Por Edwin Gamboa, fundador de La Caja Negra
El Perú ya no es un Estado: es un rehén encadenado al silencio, la improvisación y la complicidad. No lo gobierna un Ejecutivo, sino una colección de evasivas. No lo representa un Congreso, sino una cofradía de impunidad atrincherada en privilegios. Mientras los ciudadanos rezan para no morir por una bala perdida, caer en manos de extorsionadores o cruzarse con un sicario adolescente, la presidenta Dina Boluarte parece más enfocada en resistir políticamente que en gobernar. Aquí no hay liderazgo. Solo administración de la catástrofe.
La delincuencia ya no es una amenaza: es un régimen paralelo, estructurado, territorializado y armado. En 2024, el INEI registró más de 3,600 homicidios —un aumento del 30 % en comparación con el año anterior—, mientras que las denuncias por extorsión superaron las 50,000. ¿Respuesta del Gobierno? Declaraciones vagas, frases de motivación hueca y ruedas de prensa sin contenido. Mientras el crimen acelera, el Estado bosteza.
InSight Crime ha colocado al Perú como uno de los países más inseguros de América Latina. Trujillo, Callao, Pataz y buena parte de Lima son hoy zonas de guerra no declarada. Pero la presidenta prefiere hablar de “pastores mentirosos” o comparar su gestión con un partido de fútbol. La única estrategia visible es resistir hasta 2026, con un gabinete reciclado, ministros interpelados y un entorno político blindado hasta los dientes. Lo demás, que lo resuelva la fe.
En paralelo, la institucionalidad policial se desmorona. El Ministerio del Interior cambia de titular como quien cambia de escolta. La Policía Nacional —valiente pero debilitada— combate a oscuras, sin recursos, sin respaldo político y enfrentando también la corrupción interna. El crimen organizado ha tomado las calles, pero también ha infiltrado estructuras del Estado: municipalidades, fiscalías, juzgados. Y mientras tanto, el Ejecutivo guarda silencio. O peor: improvisa.
El Congreso, como siempre, cumple su rol: protegerse. El caso Rolex, un símbolo reluciente de la podredumbre institucional, fue archivado con precisión quirúrgica. La Fiscalía pide reconsideración por vicios procesales, pero el Legislativo ya pasó la página: están en otra, en alianzas, en campañas, en reelecciones. El país puede incendiarse, mientras sus representantes legislan para garantizar su permanencia.

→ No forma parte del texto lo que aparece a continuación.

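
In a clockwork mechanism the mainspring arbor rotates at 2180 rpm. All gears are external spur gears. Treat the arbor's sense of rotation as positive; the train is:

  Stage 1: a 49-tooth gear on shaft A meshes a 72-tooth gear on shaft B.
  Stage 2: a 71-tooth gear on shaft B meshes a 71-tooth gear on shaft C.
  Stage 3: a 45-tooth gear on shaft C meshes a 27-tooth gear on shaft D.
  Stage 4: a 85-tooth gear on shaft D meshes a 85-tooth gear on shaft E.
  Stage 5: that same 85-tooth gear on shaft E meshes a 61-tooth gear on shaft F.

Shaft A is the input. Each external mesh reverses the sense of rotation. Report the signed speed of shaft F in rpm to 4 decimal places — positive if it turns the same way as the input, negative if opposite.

Stage 1 [49T→72T]: ω = 2180.0000×49/72 = 1483.6111 rpm, dir flips to −; running = −1483.6111
Stage 2 [71T→71T]: ω = 1483.6111×71/71 = 1483.6111 rpm, dir flips to +; running = +1483.6111
Stage 3 [45T→27T]: ω = 1483.6111×45/27 = 2472.6852 rpm, dir flips to −; running = −2472.6852
Stage 4 [85T→85T]: ω = 2472.6852×85/85 = 2472.6852 rpm, dir flips to +; running = +2472.6852
Stage 5 [85T→61T]: ω = 2472.6852×85/61 = 3445.5449 rpm, dir flips to −; running = −3445.5449

-3445.5449 rpm (opposite to input, |ω| = 3445.5449 rpm)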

¿Y el ciudadano? Abandonado. Sin seguridad, sin justicia, sin futuro. En Pataz, obreros son asesinados por mafias mineras. En Trujillo, comerciantes pagan cupos a plena luz del día. En Lima, niños reciben balas en vez de vacunas. Y en el VRAEM, el narco sigue teniendo la última palabra. En lugar de un Estado firme, tenemos un poder político quebrado, con autoridades que temen más al descontento social que a los fusiles del crimen.
Ecuador, con toda su crisis, ha pedido ayuda internacional. El Salvador, con Bukele, enfrentó a las pandillas con puño de hierro —y puños de polémica, sí— pero con decisiones. En Perú no hay ni decisión ni intención. Solo hay declaraciones. Aquí, los delincuentes tienen más plan que el Consejo de Ministros.
El Perú está tomado. No solo por bandas armadas, sino por estructuras de poder que han normalizado la indiferencia. Dina Boluarte no gobierna: sobrevive. El Congreso no legisla: se blinda. Y entre ambos, un país completo se ahoga. La violencia no se combate con rezos políticos ni con parálisis institucional. Se combate con decisión, con políticas reales, con justicia que no mire al costado.
Reflexión final
El Perú no necesita una nueva mesa de trabajo. Necesita un Estado. Necesita liderazgo. Necesita dignidad institucional. Hoy no se trata solo de recuperar el orden: se trata de recuperar la patria. Porque mientras el desgobierno simula, los delincuentes gobiernan. Y el reloj de la impunidad no solo sigue corriendo… ya marca la hora del colapso.